Bauman believes the impact on the supply chain will be minimal. “I think this is fundamentally a case of patent trolling by a company that is losing market share to TSMC and Samsung,” he said. “Given the importance of TSMC in the global electronics supply chain, it’s highly unlikely that any interested parties would allow this to proceed to judgment. If there is any basis to GlobalFoundries accusations, they are more likely to reach a settlement.”
It also appears GF is riding the coattails of anti-China sentiment as the United States and China wage a bitter trade war.
“Well, exactly,” said Bauman. “They’re going to struggle to do that, though, because GlobalFoundries is not a U.S.-owned company. It’s owned by an investment firm in Abu Dhabi.
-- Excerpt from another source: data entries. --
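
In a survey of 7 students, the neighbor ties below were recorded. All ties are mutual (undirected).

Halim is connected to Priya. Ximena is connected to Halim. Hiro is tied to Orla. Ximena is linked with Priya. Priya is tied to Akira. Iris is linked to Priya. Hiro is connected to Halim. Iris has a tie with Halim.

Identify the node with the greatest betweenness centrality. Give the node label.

Unnormalized betweenness of each node: Akira:0, Halim:17/2, Hiro:5, Iris:0, Orla:0, Priya:11/2, Ximena:0.
Halim has the largest value, 17/2, making it the main broker — the node through which the most shortest paths run.

Halim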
Language like ‘how did we let this happen,’ and that their suit was ‘designed to protect the manufacturing base of America’ isn’t going to fool anyone.”
The suit is likely to drag on for distributors, which have guidelines addressing component makers and their IP. “These situations are typically covered by indemnification clauses in the distribution agreement,” said Robin Gray, chief operating officer and general counsel for the Electronic Components Industry Association (ECIA). “The distributor notifies the product’s manufacturer of the allegation, which triggers the indemnification clause. The end result is that the distributor is removed from further involvement.”
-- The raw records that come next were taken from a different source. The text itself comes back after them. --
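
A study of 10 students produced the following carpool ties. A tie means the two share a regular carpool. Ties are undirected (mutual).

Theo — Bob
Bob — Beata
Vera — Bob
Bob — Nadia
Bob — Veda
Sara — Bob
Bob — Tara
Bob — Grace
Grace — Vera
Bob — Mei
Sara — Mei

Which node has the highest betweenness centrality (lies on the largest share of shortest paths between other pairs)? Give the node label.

Bob

Unnormalized betweenness of each node: Beata:0, Bob:34, Grace:0, Mei:0, Nadia:0, Sara:0, Tara:0, Theo:0, Veda:0, Vera:0.
Bob has the largest value, 34, making it the main broker — the node through which the most shortest paths run.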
However, he added, the distributor might become actively involved in patent infringement litigation if the distributor manufactures or performs a value-added service on the product.
“Without commenting specifically on an active situation that we have just recently been made aware of, I can speak in more general terms,” said David Doherty, president of Digi-Key.
One of the most-used assets from distribution trade associations NEDA and ECIA has been a published guideline to a standard manufacturer–distributor agreement, Doherty said. “This set of guidelines is often used in its entirety, without modifications, as it contains all the standard clauses in a typical agreement. A key tenet within the agreement is a bilateral indemnification clause. There is often very little debate or negotiation as it has joint benefits to both parties.”
When a situation arises involving litigation (as in Germany) or the threat of litigation — in Germany — the language is clear, Doherty explained. “Manufacturers have clear ownership to their IP and everything associated with it. The distributor has no rights to the underlying technology of the components sourced from the manufacturers they represent. A distributor cannot on its own defend or settle with a plaintiff. The distributor’s role is to promptly notify the manufacturer of any outside notice it receives in this area and then essentially step away from the process.”
Similarly, the distributor typically indemnifies the manufacturer for any alteration or value add that has occurred that modifies the part in any way from its original form, fit or function, Doherty concluded.
Some experts believe the lawsuit could disrupt supply. GF’s suit could slow orders for TSMC, VLSI Research CEO Dan Hutcheson told EE Times. Bauman points to Taiwan as a key source of components and materials if the U.S.-China trade war continues.
“I have no idea of the merits of this lawsuit,” he added, “but to me it smells like a case of a company trying to squeeze the last few drops of income out of a failing business line. GlobalFoundries gave up trying to manufacture 5 nm microchips last year, ceding the entire market to TSMC. So, at this point, GlobalFoundries owners’ only real hope of achieving further return on their investment is through a patent lawsuit.”